Pour transformer en projet politique les révoltes citoyennes et redevenir le porte voix des colères populaires, les syndicats et les partis de gauche doivent accepter de se montrer violents envers ceux qui défendent, avec violence, l’état du monde actuel. Et cela implique de changer de modes d’action. 

Compter sur la jeunesse

Avec les exemples récents de contestation sociale, il est clair que ce qui fait réellement violence aux pouvoirs en place, c’est l’imprévisibilité. Grâce aux réseaux sociaux, des manifestations massives et sauvages ou des blocages s’organisent en quelques heures. Et la partie de la population qui se montre toujours la plus imprévisible, c’est la jeunesse. Au Chili, les étudiants ont été les premiers à réagir à l’augmentation du ticket de métro, en organisant des fraudes générales qui consistaient à passer en masse dans les portiques du métro sans payer. Depuis plusieurs années les étudiants chiliens protestent contre le coût des études et revendiquent la gratuité de l’éducation, faisant ainsi le lit de l’insurrection massive qui a lieu aujourd’hui.

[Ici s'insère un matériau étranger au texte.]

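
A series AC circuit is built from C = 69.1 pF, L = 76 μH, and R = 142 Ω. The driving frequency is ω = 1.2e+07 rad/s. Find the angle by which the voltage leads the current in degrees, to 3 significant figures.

X_L = ωL = 912 Ω
X_C = 1/(ωC) = 1210 Ω
Net reactance X = X_L − X_C = -294 Ω
Z = 142 − j294 Ω
|Z| = √(142² + 294²) = 326 Ω
∠Z = arctan(-294/142) = -64.2°

-64.2°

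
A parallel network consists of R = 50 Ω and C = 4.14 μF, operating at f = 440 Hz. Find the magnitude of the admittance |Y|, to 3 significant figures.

ω = 2πf = 2765 rad/s
X_C = 1/(ωC) = 87.4 Ω
Parallel: admittances add. Y = 1/R + jωC
Y = (0.0200 + j0.0114) S
|Y| = 0.0230 S → |Z| = 1/|Y| = 43.4 Ω, ∠Z = −∠Y = -29.8°

23.0 mS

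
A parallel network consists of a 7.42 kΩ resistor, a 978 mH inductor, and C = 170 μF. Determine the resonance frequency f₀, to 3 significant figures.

12.3 Hz

ω₀ = 1/√(LC) = 1/√(0.978 × 0.00017) = 77.55 rad/s
f₀ = ω₀/(2π) = 12.3 Hz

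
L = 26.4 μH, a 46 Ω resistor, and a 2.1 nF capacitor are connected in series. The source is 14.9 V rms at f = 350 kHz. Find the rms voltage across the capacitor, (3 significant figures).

19.6 V

ω = 2πf = 2.199e+06 rad/s
X_L = ωL = 58.1 Ω
X_C = 1/(ωC) = 217 Ω
Net reactance X = X_L − X_C = -158 Ω
Z = 46.0 − j158 Ω
|Z| = √(46.0² + 158²) = 165 Ω
I = V/|Z| = 90.3 mA
V_C = I·|Z_C| = 0.0903 × 217 = 19.6 V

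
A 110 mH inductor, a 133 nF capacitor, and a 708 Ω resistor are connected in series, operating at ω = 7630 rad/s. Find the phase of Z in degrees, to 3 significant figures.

-11.7°

X_L = ωL = 839 Ω
X_C = 1/(ωC) = 985 Ω
Net reactance X = X_L − X_C = -146 Ω
Z = 708 − j146 Ω
|Z| = √(708² + 146²) = 723 Ω
∠Z = arctan(-146/708) = -11.7°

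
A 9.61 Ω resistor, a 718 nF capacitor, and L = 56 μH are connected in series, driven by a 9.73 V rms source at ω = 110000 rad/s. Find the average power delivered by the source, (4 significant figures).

X_L = ωL = 6.160 Ω
X_C = 1/(ωC) = 12.66 Ω
Net reactance X = X_L − X_C = -6.501 Ω
Z = 9.610 − j6.501 Ω
|Z| = √(9.610² + 6.501²) = 11.60 Ω
∠Z = arctan(-6.501/9.610) = -34.08°
I = V/|Z| = 838.6 mA
P = VI cos φ = 9.73 × 0.8386 × cos(-34.08°) = 6.758 W

6.758 W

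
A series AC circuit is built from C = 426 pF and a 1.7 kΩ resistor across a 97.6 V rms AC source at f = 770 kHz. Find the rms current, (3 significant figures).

55.2 mA

ω = 2πf = 4.838e+06 rad/s
X_C = 1/(ωC) = 485 Ω
Z = 1700 − j485 Ω
|Z| = √(1700² + 485²) = 1770 Ω
I = V/|Z| = 97.6/1770 = 55.2 mA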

En France en 2018, les étudiants avaient aussi contesté en nombre la loi ORE, à laquelle ils reprochaient d’introduire une sélection à l’université. En quelques jours une quinzaine de sites universitaires avaient été bloqués, et des actions d’occupation avaient lieu dans la plupart des facs. Le gouvernement s’était montré inflexible mais néanmoins inquiet puisqu’il avait fini par envoyer les forces de l’ordre pour déloger les étudiants. Ce sont ces modes de contestation étudiants que les gilets jaunes ont repris quelques mois plus tard. Comme la jeunesse, ils ont occupé et bloqué, ils n’ont pas demandé poliment l’autorisation de manifester à ceux qui n’ont aucun intérêt à ce qu’ils le fassent. 

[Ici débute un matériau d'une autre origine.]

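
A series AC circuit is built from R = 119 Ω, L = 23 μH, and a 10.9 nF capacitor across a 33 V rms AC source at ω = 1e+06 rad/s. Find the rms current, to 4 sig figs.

240.1 mA

X_L = ωL = 23.00 Ω
X_C = 1/(ωC) = 91.74 Ω
Net reactance X = X_L − X_C = -68.74 Ω
Z = 119.0 − j68.74 Ω
|Z| = √(119.0² + 68.74²) = 137.4 Ω
I = V/|Z| = 33/137.4 = 240.1 mA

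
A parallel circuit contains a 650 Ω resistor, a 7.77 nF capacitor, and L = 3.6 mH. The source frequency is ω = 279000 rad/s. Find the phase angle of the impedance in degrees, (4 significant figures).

X_L = ωL = 1004 Ω
X_C = 1/(ωC) = 461.3 Ω
Parallel: admittances add. Y = 1/R + 1/(jωL) + jωC
Y = (0.001538 + j0.001172) S
|Y| = 0.001934 S → |Z| = 1/|Y| = 517.0 Ω, ∠Z = −∠Y = -37.31°

-37.31°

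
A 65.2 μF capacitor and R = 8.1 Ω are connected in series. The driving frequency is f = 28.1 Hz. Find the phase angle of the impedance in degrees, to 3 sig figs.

-84.7°

ω = 2πf = 176.6 rad/s
X_C = 1/(ωC) = 86.9 Ω
Z = 8.10 − j86.9 Ω
|Z| = √(8.10² + 86.9²) = 87.2 Ω
∠Z = arctan(-86.9/8.10) = -84.7°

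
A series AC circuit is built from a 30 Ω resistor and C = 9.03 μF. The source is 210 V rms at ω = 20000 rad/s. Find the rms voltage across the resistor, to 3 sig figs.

207 V

X_C = 1/(ωC) = 5.54 Ω
Z = 30.0 − j5.54 Ω
|Z| = √(30.0² + 5.54²) = 30.5 Ω
I = V/|Z| = 6.88 A
V_R = I·|Z_R| = 6.88 × 30.0 = 207 V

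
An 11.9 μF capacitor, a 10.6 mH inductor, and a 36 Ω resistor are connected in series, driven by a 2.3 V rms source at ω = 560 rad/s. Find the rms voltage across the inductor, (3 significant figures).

0.0919 V

X_L = ωL = 5.94 Ω
X_C = 1/(ωC) = 150 Ω
Net reactance X = X_L − X_C = -144 Ω
Z = 36.0 − j144 Ω
|Z| = √(36.0² + 144²) = 149 Ω
I = V/|Z| = 15.5 mA
V_L = I·|Z_L| = 0.0155 × 5.94 = 0.0919 V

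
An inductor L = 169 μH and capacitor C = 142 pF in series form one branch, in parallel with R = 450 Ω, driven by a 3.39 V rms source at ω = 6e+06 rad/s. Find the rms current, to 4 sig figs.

22.52 mA

X_L = ωL = 1014 Ω
X_C = 1/(ωC) = 1174 Ω
Branch 1: Z₁ = R = 450.0 Ω
Branch 2 (series LC): Z₂ = j(X_L − X_C) = −j159.7 Ω
Parallel: Z = Z₁Z₂/(Z₁+Z₂), |Z| = 150.5 Ω, ∠Z = -70.46°
I = V/|Z| = 3.39/150.5 = 22.52 mA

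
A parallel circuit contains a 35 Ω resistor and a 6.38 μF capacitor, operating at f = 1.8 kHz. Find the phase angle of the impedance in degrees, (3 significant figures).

-68.4°

ω = 2πf = 11310 rad/s
X_C = 1/(ωC) = 13.9 Ω
Parallel: admittances add. Y = 1/R + jωC
Y = (0.0286 + j0.0722) S
|Y| = 0.0776 S → |Z| = 1/|Y| = 12.9 Ω, ∠Z = −∠Y = -68.4°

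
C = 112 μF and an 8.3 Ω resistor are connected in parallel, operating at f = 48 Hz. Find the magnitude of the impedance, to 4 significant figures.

7.992 Ω

ω = 2πf = 301.6 rad/s
X_C = 1/(ωC) = 29.60 Ω
Parallel: admittances add. Y = 1/R + jωC
Y = (0.1205 + j0.03378) S
|Y| = 0.1251 S → |Z| = 1/|Y| = 7.992 Ω, ∠Z = −∠Y = -15.66°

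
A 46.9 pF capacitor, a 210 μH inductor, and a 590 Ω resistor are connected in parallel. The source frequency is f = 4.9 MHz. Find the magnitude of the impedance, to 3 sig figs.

ω = 2πf = 3.079e+07 rad/s
X_L = ωL = 6470 Ω
X_C = 1/(ωC) = 693 Ω
Parallel: admittances add. Y = 1/R + 1/(jωL) + jωC
Y = (0.00169 + j0.00129) S
|Y| = 0.00213 S → |Z| = 1/|Y| = 470 Ω, ∠Z = −∠Y = -37.3°

470 Ω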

Ces mouvements populaires et étudiants devraient faire comprendre à la gauche qu’à moins d’user d’une forme de violence pour faire pression sur les pouvoirs politiques et économiques, on ne change rien. A l’heure où beaucoup de peuples se laissent tenter par le populisme de droite, la gauche doit abandonner ce double discours de la révolution et du pacifisme si elle veut être prise au sérieux. En France, avec le mouvement social en cours contre la réforme des retraites, c’est peut être le bon moment.